Venezuelan human rights organization Sures considers that the report “lacks academic rigor” as the mission did not step foot in Venezuela “and as such never had direct access to the sources it consulted, including the victims, government officials and official records.” Lending credence to the claim of a lack of rigor is the fact that more than 50% of the report’s sources were links to social and digital media, while just 5% were NGOs.
Misión Verdad, an independent group of Venezuelan investigative journalists and analysts, wrote an exposé of the sources used in the report and found that one of these NGOs, COFAVIC (Committee of Relatives of Victims of the Caracazo), receives USAID funds and has ties to Human Rights Watch, which supports regime change and the brutal US sanctions. None of the NGOs the fact-finding mission contacted even mentioned the case of Orlando Figuera, a young Black man burned alive by anti-government protestors, which has arguably been the most infamous violation of human rights in Venezuela in recent years.

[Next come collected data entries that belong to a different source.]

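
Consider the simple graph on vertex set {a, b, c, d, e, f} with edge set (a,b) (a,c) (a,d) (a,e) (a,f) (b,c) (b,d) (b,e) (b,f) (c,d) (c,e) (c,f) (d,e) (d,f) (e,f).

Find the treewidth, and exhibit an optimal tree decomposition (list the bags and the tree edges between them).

A single bag containing all 6 vertices is trivially a valid decomposition of width 5. For the lower bound, the 6 vertices {a, b, c, d, e, f} are pairwise adjacent, and any tree decomposition puts a clique entirely inside one bag — forcing width ≥ 5. Hence tw(G) = 5 exactly.

Treewidth 5.
One optimal decomposition is:
Bags: B1 = {a, b, c, d, e, f}
Tree: (single bag)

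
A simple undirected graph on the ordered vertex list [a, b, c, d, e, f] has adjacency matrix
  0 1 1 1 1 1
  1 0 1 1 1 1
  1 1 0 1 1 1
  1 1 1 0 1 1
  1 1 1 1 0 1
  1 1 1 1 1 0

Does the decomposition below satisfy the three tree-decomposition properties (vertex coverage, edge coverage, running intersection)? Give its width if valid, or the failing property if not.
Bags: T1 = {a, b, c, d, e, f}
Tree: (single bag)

Yes; width 5.

Vertex coverage: the bags together contain {a, b, c, d, e, f}, the full vertex set. Edge coverage: each edge of G has both endpoints in at least one bag. Running intersection: for every vertex, the bags containing it form a connected subtree. All three properties hold, so this is a valid tree decomposition of width max|bag| − 1 = 5, and hence tw(G) ≤ 5.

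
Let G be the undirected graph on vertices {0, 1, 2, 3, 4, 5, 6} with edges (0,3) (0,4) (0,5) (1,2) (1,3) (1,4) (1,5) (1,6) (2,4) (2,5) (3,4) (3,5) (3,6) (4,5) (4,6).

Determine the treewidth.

3

A width-3 tree decomposition is:
Bags: B1 = {1, 3, 4, 5}  B2 = {1, 3, 4, 6}  B3 = {0, 3, 4, 5}  B4 = {1, 2, 4, 5}
Tree: B1–B2, B1–B3, B1–B4
Every bag has size at most 4, so the width is 4 − 1 = 3 and tw(G) ≤ 3. Conversely, {0, 3, 4, 5} is a clique of size 4, and the vertices of any clique must share a bag in every tree decomposition; so some bag has ≥ 4 vertices and tw(G) ≥ 3. Therefore the treewidth is 3.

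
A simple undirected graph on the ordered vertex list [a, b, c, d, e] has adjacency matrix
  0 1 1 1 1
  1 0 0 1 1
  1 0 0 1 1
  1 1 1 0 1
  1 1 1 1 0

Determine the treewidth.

A width-3 tree decomposition is:
Bags: B1 = {a, c, d, e}  B2 = {a, b, d, e}
Tree: B1–B2
Each bag holds 4 vertices, so the decomposition has width 3, which upper-bounds the treewidth. On the other hand G contains the 4-clique {a, c, d, e}. A clique must lie in a single bag of any decomposition, so no decomposition can have width below 3. The upper and lower bounds meet at 3, so that is the treewidth.

3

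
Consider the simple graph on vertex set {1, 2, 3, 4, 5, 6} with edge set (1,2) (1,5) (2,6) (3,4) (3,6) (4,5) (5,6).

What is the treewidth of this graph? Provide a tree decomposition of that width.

The largest bag has 3 vertices, giving width 2; this decomposition certifies tw(G) ≤ 2. Since 1–2–6–5–1 is a cycle in G, G is not acyclic. Forests are exactly the graphs of treewidth ≤ 1, so tw(G) ≥ 2. Therefore the treewidth is 2.

Treewidth 2.
One optimal decomposition is:
Bags: B1 = {1, 2, 5}  B2 = {2, 5, 6}  B3 = {4, 5, 6}  B4 = {3, 4, 6}
Tree: B1–B2, B2–B3, B3–B4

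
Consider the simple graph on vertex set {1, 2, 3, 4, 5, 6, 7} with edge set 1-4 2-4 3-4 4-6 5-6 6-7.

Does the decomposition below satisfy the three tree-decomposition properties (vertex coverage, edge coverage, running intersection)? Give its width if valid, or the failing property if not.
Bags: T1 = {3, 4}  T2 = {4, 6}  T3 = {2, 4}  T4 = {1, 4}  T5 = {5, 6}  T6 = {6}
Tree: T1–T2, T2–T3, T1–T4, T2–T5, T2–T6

A tree decomposition must satisfy three properties: every vertex lies in some bag; for every edge, both endpoints lie together in some bag; and for every vertex, the bags containing it form a connected subtree. Here vertex 7 appears in no bag, so the decomposition is invalid.

No — vertex 7 appears in no bag.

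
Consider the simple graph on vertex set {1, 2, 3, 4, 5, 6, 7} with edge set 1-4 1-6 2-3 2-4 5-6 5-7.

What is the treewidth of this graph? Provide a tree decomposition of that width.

Treewidth 1.
One optimal decomposition is:
Bags: B1 = {2, 3}  B2 = {2, 4}  B3 = {1, 4}  B4 = {1, 6}  B5 = {5, 6}  B6 = {5, 7}
Tree: B1–B2, B2–B3, B3–B4, B4–B5, B5–B6

Each bag holds 2 vertices, so the decomposition has width 1, which upper-bounds the treewidth. Any graph with an edge has treewidth ≥ 1, and G has the edge 3–2. Hence tw(G) = 1 exactly.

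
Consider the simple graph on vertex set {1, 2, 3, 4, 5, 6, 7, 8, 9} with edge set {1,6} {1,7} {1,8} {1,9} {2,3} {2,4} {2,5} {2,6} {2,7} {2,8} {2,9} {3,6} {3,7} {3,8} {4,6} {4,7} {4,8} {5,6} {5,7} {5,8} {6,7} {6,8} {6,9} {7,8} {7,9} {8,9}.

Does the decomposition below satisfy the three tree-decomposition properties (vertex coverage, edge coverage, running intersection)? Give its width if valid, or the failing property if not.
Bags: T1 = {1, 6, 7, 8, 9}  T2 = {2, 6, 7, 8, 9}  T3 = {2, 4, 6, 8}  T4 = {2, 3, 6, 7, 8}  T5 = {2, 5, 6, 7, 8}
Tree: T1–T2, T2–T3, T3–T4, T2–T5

No — edge (7,4) lies in no bag.

A tree decomposition must satisfy three properties: every vertex lies in some bag; for every edge, both endpoints lie together in some bag; and for every vertex, the bags containing it form a connected subtree. Here edge (7,4) lies in no bag, so the decomposition is invalid.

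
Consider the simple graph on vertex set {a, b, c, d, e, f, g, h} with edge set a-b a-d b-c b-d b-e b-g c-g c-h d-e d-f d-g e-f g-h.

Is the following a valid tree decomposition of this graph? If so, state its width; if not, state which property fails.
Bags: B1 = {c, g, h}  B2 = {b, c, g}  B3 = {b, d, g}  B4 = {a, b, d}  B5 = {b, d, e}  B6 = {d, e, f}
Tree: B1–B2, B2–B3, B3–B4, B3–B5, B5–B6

Yes; width 2.

Vertex coverage: the bags together contain {a, b, c, d, e, f, g, h}, the full vertex set. Edge coverage: each edge of G has both endpoints in at least one bag. Running intersection: for every vertex, the bags containing it form a connected subtree. All three properties hold, so this is a valid tree decomposition of width max|bag| − 1 = 2, and hence tw(G) ≤ 2.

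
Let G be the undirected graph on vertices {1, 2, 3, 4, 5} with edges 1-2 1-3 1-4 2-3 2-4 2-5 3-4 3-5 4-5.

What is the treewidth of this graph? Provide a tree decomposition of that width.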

If the report were interested in balance, it would have cited or contacted Venezuelan human rights groups that document right-wing violence at protests and the devastating effects of U.S. sanctions. Five such organizations were contacted for this article: Fundalatin, AJV, Sures, Género con Clase (Gender with Class), and the Committee of Victims of the Guarimba and Ongoing Coup (guarimba is the term used for violent opposition protests in 2013, 2014 and 2017). None of them ever heard from the “independent” mission.
While victims like Figuera are ignored, another detailed critique by Misión Verdad documents the repeated “whitewashing” of political actors linked to violence by presenting them as victims. As analyst Joe Emersberger notes, the report’s treatment of opposition figure Leopoldo López ignores the leading role he has played in destabilizing Venezuela since 2002. López’s regime change strategy in 2014, ‘La Salida’, sparked opposition violence that resulted in the decapitation of Elvis Durán; he was riding a motorcycle down a street booby trapped by protestors with barbed wire. López’s name appears 61 times in the report; Durán’s does not appear at all.

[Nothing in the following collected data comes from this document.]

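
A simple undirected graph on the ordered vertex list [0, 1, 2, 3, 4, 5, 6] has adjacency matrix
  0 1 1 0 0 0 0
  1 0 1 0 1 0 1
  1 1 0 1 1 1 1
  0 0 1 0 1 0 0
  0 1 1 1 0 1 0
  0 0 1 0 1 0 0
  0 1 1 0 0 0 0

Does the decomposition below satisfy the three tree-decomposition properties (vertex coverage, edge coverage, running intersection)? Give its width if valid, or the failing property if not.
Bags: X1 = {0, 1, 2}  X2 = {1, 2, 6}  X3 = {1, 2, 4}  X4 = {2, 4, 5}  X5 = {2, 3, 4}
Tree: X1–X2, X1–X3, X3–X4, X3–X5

Yes; width 2.

Vertex coverage: the bags together contain {0, 1, 2, 3, 4, 5, 6}, the full vertex set. Edge coverage: each edge of G has both endpoints in at least one bag. Running intersection: for every vertex, the bags containing it form a connected subtree. All three properties hold, so this is a valid tree decomposition of width max|bag| − 1 = 2, and hence tw(G) ≤ 2.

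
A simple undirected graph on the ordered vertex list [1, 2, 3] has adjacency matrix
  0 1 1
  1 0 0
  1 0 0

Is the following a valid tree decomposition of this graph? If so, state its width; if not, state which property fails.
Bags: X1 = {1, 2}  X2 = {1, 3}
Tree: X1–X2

Yes; width 1.

Vertex coverage: the bags together contain {1, 2, 3}, the full vertex set. Edge coverage: each edge of G has both endpoints in at least one bag. Running intersection: for every vertex, the bags containing it form a connected subtree. All three properties hold, so this is a valid tree decomposition of width max|bag| − 1 = 1, and hence tw(G) ≤ 1.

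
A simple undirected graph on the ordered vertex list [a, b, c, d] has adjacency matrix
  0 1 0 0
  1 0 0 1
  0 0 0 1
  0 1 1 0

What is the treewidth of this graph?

1

A width-1 tree decomposition is:
Bags: B1 = {c, d}  B2 = {b, d}  B3 = {a, b}
Tree: B1–B2, B2–B3
Each bag holds 2 vertices, so the decomposition has width 1, which upper-bounds the treewidth. Since G has at least one edge (e.g. c–d), it is not an edgeless graph, so tw(G) ≥ 1. The upper and lower bounds meet at 1, so that is the treewidth.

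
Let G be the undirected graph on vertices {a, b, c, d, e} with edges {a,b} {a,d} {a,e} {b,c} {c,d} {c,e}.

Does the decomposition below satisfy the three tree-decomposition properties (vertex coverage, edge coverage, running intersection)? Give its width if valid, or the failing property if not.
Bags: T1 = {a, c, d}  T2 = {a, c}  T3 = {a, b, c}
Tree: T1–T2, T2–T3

No — vertex e appears in no bag.

A tree decomposition must satisfy three properties: every vertex lies in some bag; for every edge, both endpoints lie together in some bag; and for every vertex, the bags containing it form a connected subtree. Here vertex e appears in no bag, so the decomposition is invalid.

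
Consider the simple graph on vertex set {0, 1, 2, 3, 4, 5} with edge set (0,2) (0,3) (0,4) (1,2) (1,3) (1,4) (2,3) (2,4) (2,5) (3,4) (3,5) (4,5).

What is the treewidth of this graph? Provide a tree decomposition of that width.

Every bag has size at most 4, so the width is 4 − 1 = 3 and tw(G) ≤ 3. On the other hand G contains the 4-clique {0, 2, 3, 4}. A clique must lie in a single bag of any decomposition, so no decomposition can have width below 3. The upper and lower bounds meet at 3, so that is the treewidth.

Treewidth 3.
Bags: B1 = {0, 2, 3, 4}  B2 = {1, 2, 3, 4}  B3 = {2, 3, 4, 5}
Tree: B1–B2, B2–B3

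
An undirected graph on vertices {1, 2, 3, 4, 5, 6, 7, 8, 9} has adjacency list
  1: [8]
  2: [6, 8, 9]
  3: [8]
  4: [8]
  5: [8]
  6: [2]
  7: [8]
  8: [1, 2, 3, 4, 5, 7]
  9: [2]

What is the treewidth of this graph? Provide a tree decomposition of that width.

Treewidth 1.
One optimal decomposition is:
Bags: B1 = {2, 8}  B2 = {1, 8}  B3 = {5, 8}  B4 = {4, 8}  B5 = {3, 8}  B6 = {7, 8}  B7 = {2, 9}  B8 = {2, 6}
Tree: B1–B2, B2–B3, B2–B4, B4–B5, B5–B6, B1–B7, B7–B8

Each bag holds 2 vertices, so the decomposition has width 1, which upper-bounds the treewidth. Any graph with an edge has treewidth ≥ 1, and G has the edge 2–8. Hence tw(G) = 1 exactly.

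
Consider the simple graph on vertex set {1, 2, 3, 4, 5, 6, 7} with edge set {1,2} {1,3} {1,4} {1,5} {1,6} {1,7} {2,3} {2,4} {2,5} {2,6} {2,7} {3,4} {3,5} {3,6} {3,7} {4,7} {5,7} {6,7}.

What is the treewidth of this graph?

4

A width-4 tree decomposition is:
Bags: B1 = {1, 2, 3, 6, 7}  B2 = {1, 2, 3, 4, 7}  B3 = {1, 2, 3, 5, 7}
Tree: B1–B2, B2–B3
Each bag holds 5 vertices, so the decomposition has width 4, which upper-bounds the treewidth. On the other hand G contains the 5-clique {1, 2, 3, 4, 7}. A clique must lie in a single bag of any decomposition, so no decomposition can have width below 4. Therefore the treewidth is 4.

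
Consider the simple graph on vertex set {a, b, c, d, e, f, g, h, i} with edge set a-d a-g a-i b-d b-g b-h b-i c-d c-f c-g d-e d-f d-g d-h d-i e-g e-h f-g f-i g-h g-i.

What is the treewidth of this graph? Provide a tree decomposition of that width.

Treewidth 3.
One optimal decomposition is:
Bags: B1 = {d, f, g, i}  B2 = {c, d, f, g}  B3 = {b, d, g, i}  B4 = {b, d, g, h}  B5 = {d, e, g, h}  B6 = {a, d, g, i}
Tree: B1–B2, B1–B3, B3–B4, B4–B5, B1–B6

The largest bag has 4 vertices, giving width 3; this decomposition certifies tw(G) ≤ 3. On the other hand G contains the 4-clique {d, e, g, h}. A clique must lie in a single bag of any decomposition, so no decomposition can have width below 3. Hence tw(G) = 3 exactly.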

As tragic as it is that a UN mission would engage in the erasure of victims of human rights violations perpetrated by government opponents, these are not even the most glaring omissions in the report. There are two ongoing mass violations of the human rights of all Venezuelans: the violent destabilization of the country by foreign and domestic actors, and the brutal U.S. sanctions.
For Gisela Jiménez of Género con Clase, an organization that focuses on the rights of women and sexual diversity, currently the biggest challenge to the rights of Venezuelans is “the threat to the right to live in peace.” Russián of Fundalatin dates the biggest violation of human rights to March 2015, when then-President Obama characterized Venezuela as an “unusual and extraordinary threat” to the United States. Since then, she notes, ”the Venezuelan people have been subjected to violations of their right to health and even the right to life, due to the embargo and the obstruction of imports of medicine, food and supplies.”